One is struck even in the earliest drawings—the work of a boy—not by the force of the soon-to-be-titanic sculptor, but by the lightness of his touch and the delicacy of his thinking, even where he attains a magical and emotional massiveness quite beyond his models. One may also be surprised at the scale throughout. The full-size fresco layout cartoons very rarely survived (the exhibition includes just one, and it is a distinct breather), while the sheets that bore the grunt work of design are letter-size, and often coursed with handwriting (frequently poems), some of them creased and addressed. With one idea established on paper, the artist frequently spun the sheet 90 degrees or turned it over to start another. They suggest absorbed work (the images are rarely hurried), so closely attended that one could presume that he was rarely not alone, with the sheet very close, at a desk or trestle, the physical connection immediate, as if it had all happened in his head or his lap.
Michelangelo’s figure-based modeling all but dissolves in his later architectural drawings, which though abstract, retain the presence of sentient beings.
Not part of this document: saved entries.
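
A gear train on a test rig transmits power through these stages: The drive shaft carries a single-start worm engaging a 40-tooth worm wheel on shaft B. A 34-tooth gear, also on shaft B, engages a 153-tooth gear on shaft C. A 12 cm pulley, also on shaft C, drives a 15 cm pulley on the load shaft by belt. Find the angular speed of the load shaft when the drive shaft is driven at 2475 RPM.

11 RPM

worm 40/1 = 40 → 2475/40 = 61.875 RPM
gear mesh 153/34 = 4.5 → 61.875/4.5 = 13.75 RPM
belt 15/12 = 1.25 → 13.75/1.25 = 11 RPM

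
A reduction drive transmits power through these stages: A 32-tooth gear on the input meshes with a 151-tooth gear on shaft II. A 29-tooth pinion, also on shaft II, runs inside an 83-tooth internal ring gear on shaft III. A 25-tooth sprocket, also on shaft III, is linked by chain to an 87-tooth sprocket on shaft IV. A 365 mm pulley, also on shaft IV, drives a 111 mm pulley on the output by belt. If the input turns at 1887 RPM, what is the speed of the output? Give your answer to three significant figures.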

In studies of architectural features, frequently a window or a portal, an initial freehand tracery in red and black chalk (pencil was not yet invented), with only a minimum of ruled reference lines, is overlaid by ink washes; white-out in lead and reinforced shadows in gray beckon some forms forward and retire others in a single image. The left- and right-hand sides rarely agree; they are alternative to each other. Each side registers a history of its own. The dry-wet-dry process suspended the designer’s decisive moment. Time stood still. Almost nothing was left out. These early studies were followed by progressively cleaner copies transcribed by others. The construction drawings isolated details selected reluctantly from the original chorus of forms, but even as-built his architecture is quite obscure. The studies are true to the source. In them, perhaps more than in any of his other drawings, from any other point in his working life, to any other purpose, is the mind and character of the artist more clearly and purely evident in itself.
The late portal images are our occasion nearest-ever to Michelangelo. Massively elaborated empty space. Not the figure but the niche wins in the end. Moreover, leaving room after room and walking away at last, the after-image of so many divine drawings on paper is the unwelcome awareness that so many more are lost; on at least four known occasions (twice just before his death) the old man and a boy fed the fire with sheet after sheet after sheet. Precious matter feeds the void.